Your school year is winding down and we could not be more pleased with the progress you have made! All this amazing progress is in large part to the outstanding, and dedicated teacher and assistants that you had this year!
They are awesome!
Teachers don't receive nearly enough credit (or pay) for all they do. They work tirelessly, often many hours at home cutting into their personal family time to provide everything our children need to succeed in this world. There simply are no words to express our sincere gratitude for them taking on this important role in our children's lives.
There are those teachers that kids rave about, and the ones that are lucky enough to see siblings through out the years. Then there are those teachers (and assistances too) that fly under the radar and perhaps aren't as well known to most children and parents within the school. Their classroom size is significantly smaller and the odds of siblings passing through is usually slim. These teachers have chosen a little bit of a different path then that of their peers. While academic success is the goal for all teachers, their path is adorned with windmills and tulips rather than the epic sight of the leaning tower of Pisa.
Let me explain.
One of my absolute favorite poems is called Welcome To Holland by Emily Kingsley. In short, it talks about what it's like to have a special needs child. Comparing it to waiting your whole life to go to Italy and when the time finally arrives, you get off the plane only to find yourself in Holland - unfamiliar with the language and everything around you. Confusion sets in as to why you've landed here instead. You soon realize that it may not be Italy, but it still has extraordinary beauty that is worth seeing.
Your teacher willingly chose the path to Holland.
I still remember the first day we met our beloved Miss Annie. It was Meet The Teacher night at the brand new Oakview Elementary. I walked in and immediately scanned the room. It was beautiful - all freshly painted and orderly. You could've destroyed it in a hot second no doubt!

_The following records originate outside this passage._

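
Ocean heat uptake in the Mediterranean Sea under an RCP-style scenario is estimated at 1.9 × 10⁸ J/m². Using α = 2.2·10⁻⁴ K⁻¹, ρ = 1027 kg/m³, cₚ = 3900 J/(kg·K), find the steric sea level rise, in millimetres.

10.4 mm

Δh = αQ/(ρcₚ) = 2.2×10⁻⁴ × 1.9×10⁸ / (1027 × 3900) ≈ 0.010436 m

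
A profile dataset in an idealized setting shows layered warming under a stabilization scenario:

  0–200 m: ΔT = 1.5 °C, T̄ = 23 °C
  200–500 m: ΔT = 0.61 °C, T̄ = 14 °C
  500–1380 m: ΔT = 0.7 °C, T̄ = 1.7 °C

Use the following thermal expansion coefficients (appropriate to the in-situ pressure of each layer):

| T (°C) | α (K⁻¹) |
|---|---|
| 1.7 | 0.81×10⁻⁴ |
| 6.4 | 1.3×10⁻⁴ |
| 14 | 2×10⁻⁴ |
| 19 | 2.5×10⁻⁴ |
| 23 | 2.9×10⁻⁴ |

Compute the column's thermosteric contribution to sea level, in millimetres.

about 173 mm

Layer 1 at 23 °C → α = 2.9×10⁻⁴ K⁻¹
Layer 2 at 14 °C → α = 2×10⁻⁴ K⁻¹
Layer 3 at 1.7 °C → α = 0.81×10⁻⁴ K⁻¹
Layer 1: 200 × 2.9×10⁻⁴ × 1.5 = 0.08700 m
0.61 × 2×10⁻⁴ × 300 = 0.03660 m
Layer 3: 880 × 0.7 × 0.81×10⁻⁴ = 0.049896 m
Δh = 0.08700 + 0.03660 + 0.049896 = 0.173496 m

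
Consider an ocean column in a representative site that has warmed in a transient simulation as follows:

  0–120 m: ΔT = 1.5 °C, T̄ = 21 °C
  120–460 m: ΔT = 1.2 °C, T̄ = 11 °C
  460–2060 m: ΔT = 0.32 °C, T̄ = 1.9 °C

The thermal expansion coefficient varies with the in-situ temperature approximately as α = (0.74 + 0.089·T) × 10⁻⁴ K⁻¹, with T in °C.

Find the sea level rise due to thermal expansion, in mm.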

Standing in awe, I regained focus when a voice said "Hello there, I'm Miss Annie!" There stood this beautiful, young woman smiling in front of me. She looked so sweet. I immediately felt bad for the future screaming that you may direct at her. I was nervous, I'm sure she was to. We introduced ourselves and she showed us around the room. The structure was similar to last year but this room had a certain new, clean feel. Not sure if we've ever been in a class where we got "the new stuff!" It was really nice!

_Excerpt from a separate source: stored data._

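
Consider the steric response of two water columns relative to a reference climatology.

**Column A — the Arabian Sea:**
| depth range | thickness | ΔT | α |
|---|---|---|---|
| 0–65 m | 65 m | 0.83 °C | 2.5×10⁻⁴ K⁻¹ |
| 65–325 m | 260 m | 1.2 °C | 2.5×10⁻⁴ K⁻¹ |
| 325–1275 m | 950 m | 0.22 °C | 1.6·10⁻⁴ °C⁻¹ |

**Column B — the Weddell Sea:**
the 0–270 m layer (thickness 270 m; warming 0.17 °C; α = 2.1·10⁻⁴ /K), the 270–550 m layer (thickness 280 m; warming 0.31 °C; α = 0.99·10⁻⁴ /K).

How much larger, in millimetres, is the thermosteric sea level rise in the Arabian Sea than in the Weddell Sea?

107 mm larger

A 0–65 m: 65 × 0.83 × 2.5×10⁻⁴ = 0.0134875 m
A Layer 2: 1.2 × 2.5×10⁻⁴ × 260 = 0.07800 m
A Layer 3: 950 × 1.6×10⁻⁴ × 0.22 = 0.03344 m
A total: 0.1249275 m
B 270 × 2.1×10⁻⁴ × 0.17 = 0.009639 m
B 0.31 × 0.99×10⁻⁴ × 280 = 0.0085932 m
B total: 0.0182322 m
Difference: 0.1249275 − 0.0182322 = 0.1066953 m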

You had your very own desk and schedule to follow. We weren't in preschool anymore baby girl, this was big kid school! I remember leaving thinking Miss Annie was awfully nice and extremely well organized, but I couldn't help but still feel uneasy. I was essentially giving her my heart to care for and I knew it would be no easy task.
For you my love, communication is a struggle. There's no specific guide I was following to raise you, so what was I to tell her? How was I to prepare her for you? You love shapes, colors, and numbers. But...don't like when someone blows their nose (or they may suffer the wrath of your Mike Tyson right hook!). Shoes and socks are a suggestion, and any opportunity to escape (to chase leaves or butterflies) is sure to keep her up late at night researching "how to child proof a classroom door while staying within fire code regulations!?"
Most teachers tend to keep a pretty distinct line between parent teacher relationships, but inevitably the line will blur a bit, because it needs to for your best interest. She will start to recognize if daddy's out of town or sister and brother had the day off of school, just simply by your mood and the disruption those things bring to your day to day structure. She quickly learned your mannerisms, sensory issues, strengths and challenges.
She's crawled under tables to be with you on a bad day, I'm sure taken a punch or kick once or twice (maybe more), been screamed at, cried to, drooled on, but she's also seen you grow academically and in many other ways not measured through traditional means. She has witnessed you learn remorse for naughty behavior and seen you express pride when you've done a good job. She's taught you many new things, and watched you overcome challenges...rejoicing right along side you every step of the way!
You see Addie, when you learn something new everybody wins! Everyone is proud of you! Because we know you fought hard to do so, so it's just that much sweeter.
So as we close this chapter and begin a new one, we will be forever grateful that Miss Annie chose the journey she did. She chose Holland, and in Holland she met you.